First, to the extent both merging parties’ ordinary course documents reflect the complementarity of products contemplated by the deal, the greater credibility the procompetitive benefits will have. For example, if a peanut butter manufacturer’s pre-deal strategic plans discuss the effects of jelly prices on demand for their peanut butter products, that reduces the likelihood that—in agency staff’s view—the complementarity story was simply “made for the deal.”
Second, just as importantly, company documents discussing or analyzing the transaction should reflect the importance of complementarity to the deal. For example, if the downward pricing incentives of complementarity are reflected in modeling for the combined company’s sales and margins, that lends credence to the claim that once the deal is closed, the combined company will have strong incentives to use the EDM from complementarity to be even more competitive, which will benefit customers. Ideally, the company’s deal analyses should reflect negative cross elasticity, i.e., a decrease in price of one product leads to increased demand for the other product. Moreover, it is also important to keep in mind that the term “complementary” can have very different meanings to business teams and economists. So, it is critical for internal business teams working on the deal to understand that economic complementarity is not the same as the business use of the term to simply mean non-overlapping—and rigorous use of the term in the economic sense will be most persuasive to agency staff.
Counsel should tailor guidance to clients to account for this fact, particularly in identifying ordinary course evidence to support the deal. For example, a request for or search of company documents for generic terms like “complements” or “complementarity” may not yield useful results because the business team uses those terms broadly. Rather, counsel should seek out evidence that is specific to the industry and the complementary products or services in the deal.
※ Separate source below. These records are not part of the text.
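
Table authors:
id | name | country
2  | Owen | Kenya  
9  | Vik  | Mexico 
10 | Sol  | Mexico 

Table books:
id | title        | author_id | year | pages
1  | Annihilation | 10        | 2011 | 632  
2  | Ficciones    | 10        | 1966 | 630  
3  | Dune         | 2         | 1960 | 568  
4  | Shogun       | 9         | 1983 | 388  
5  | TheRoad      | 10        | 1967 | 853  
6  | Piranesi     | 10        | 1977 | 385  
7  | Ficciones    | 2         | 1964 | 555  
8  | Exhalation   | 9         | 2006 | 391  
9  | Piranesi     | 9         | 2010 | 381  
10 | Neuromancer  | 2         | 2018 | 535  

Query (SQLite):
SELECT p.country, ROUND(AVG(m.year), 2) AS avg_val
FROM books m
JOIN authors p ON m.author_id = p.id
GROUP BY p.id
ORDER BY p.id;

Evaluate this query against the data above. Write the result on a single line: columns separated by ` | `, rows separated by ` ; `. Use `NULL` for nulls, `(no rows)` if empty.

Kenya | 1980.67 ; Mexico | 1999.67 ; Mexico | 1980.25

Join each books row to its authors via author_id.
Group joined rows by authors.id; compute ROUND(AVG(m.year), 2) per group.
  2: ids {3, 7, 10} → ROUND(AVG(m.year), 2)=1980.67
  9: ids {4, 8, 9} → ROUND(AVG(m.year), 2)=1999.67
  10: ids {1, 2, 5, 6} → ROUND(AVG(m.year), 2)=1980.25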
In the case of a merger between peanut butter and jelly manufacturers, requests to the company for documents reflecting customer interest in purchasing both products together (e.g., customer X wants “one-stop shopping for peanut butter and jelly”) or sales teams tracking jelly pricing to assess demand for and pricing of peanut butter (or vice versa) are more likely to surface ordinary course materials that bolster and add credibility to the argument before agency staff. Direct engagement with internal sales or marketing teams may be needed to reach bedrock on the types of documents—e.g., emails with customers, strategic plans, or monthly sales updates—that exist in company files.
And third, quantitative evidence of complementarity and deal-specific incremental incentives to lower prices should be developed before engagement with agency staff. Having an economist prepare an analysis as discussed above in advance of filing will help staff get up to speed quickly and accelerate their understanding—and pressure testing—of the parties’ claims.
Complementarity is an important economic concept and has significant antitrust implications. Failing to analyze the procompetitive effects of merging complementary products can lead to erroneous enforcement decisions, reducing consumer welfare. Multiproduct firms merging complementary products should make sure to include arguments and evidence of the procompetitive effects of complementarity in their advocacy. In turn, the antitrust agencies should carefully consider complementarity and recognize that failing to do so could result in falsely condemning a procompetitive or benign merger.